The results showed that: (1) depression has significant negative association with the use tendency of using cognitive reappraisal among 8-12 years old children; (2) for the reappraisal effect of the up-regulation of positive emotion in children, the main effects of depression, gender, and the interaction between them are not significant; for the reappraisal effect of the down-regulation of negative emotion, the main effect of depression was significant, but the main effects of gender and depression-gender interaction were not significant; (3) depression has significant positive association with total gazing time bias score of sad faces, and the total gazing time bias score of sad faces played a mediating role between children's depression and the tendency of using cognitive reappraisal. The hypotheses of this study were well verified by these results.

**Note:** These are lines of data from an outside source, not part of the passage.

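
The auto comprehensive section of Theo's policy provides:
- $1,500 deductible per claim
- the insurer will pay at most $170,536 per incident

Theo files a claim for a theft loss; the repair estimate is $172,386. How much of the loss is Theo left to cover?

$1,850

Subtract the deductible: $172,386 − $1,500 = $170,886.
$170,886 exceeds the $170,536 limit, so the insurer pays the limit: $170,536.
The policyholder bears the rest of the original loss: $172,386 − $170,536 = $1,850.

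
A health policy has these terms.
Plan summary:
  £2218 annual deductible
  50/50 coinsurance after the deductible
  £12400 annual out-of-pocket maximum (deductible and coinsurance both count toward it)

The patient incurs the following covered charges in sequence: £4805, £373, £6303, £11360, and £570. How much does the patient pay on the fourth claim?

#1 (£4805): £2218 finishes the deductible; £2587 goes to coinsurance; patient's 50% is £1293.50. Patient owes £3511.50 (running OOP £3511.50).
#2 (£373): deductible already satisfied, so patient's share is 50% × £373 = £186.50. Cost to patient: £186.50. OOP to date £3698.
#3 (£6303): 50% coinsurance on £6303 = £3151.50. Cost to patient: £3151.50. OOP to date £6849.50.
#4 (£11360): deductible met; 50% of £11360 = £5680. That would push OOP to £12529.50, over the £12400 cap, so patient pays £12400 − £6849.50 = £5550.50.

£5550.50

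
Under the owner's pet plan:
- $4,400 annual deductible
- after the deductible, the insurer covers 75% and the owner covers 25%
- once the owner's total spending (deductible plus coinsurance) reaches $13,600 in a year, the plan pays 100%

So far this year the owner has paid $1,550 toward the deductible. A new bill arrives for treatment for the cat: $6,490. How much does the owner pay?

$3,760

$1,550 of the $4,400 deductible is already met, leaving $2,850.
After the $2,850 deductible portion, $6,490 − $2,850 = $3,640 is subject to coinsurance.
Coinsurance: $3,640 × 25% = $910.
That puts the owner's cost at $2,850 + $910 = $3,760 before any cap.
Total out-of-pocket so far would be $1,550 + $3,760 = $5,310, below the $13,600 cap — no reduction.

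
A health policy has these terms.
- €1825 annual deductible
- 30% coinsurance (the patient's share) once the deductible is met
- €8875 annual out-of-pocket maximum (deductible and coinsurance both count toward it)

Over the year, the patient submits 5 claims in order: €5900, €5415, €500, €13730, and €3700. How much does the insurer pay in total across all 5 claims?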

The present study revealed the influence of depression on cognitive and emotional functions among school-age children, and also supported the view of previous studies that the attentional disengagement of sad emotional stimuli is the attention bias component that more closely related to depression, rather than the original attentional orientation. In addition, depression can indirectly influence the daily use of cognitive reappraisal strategy in children through the attention bias for sad expression.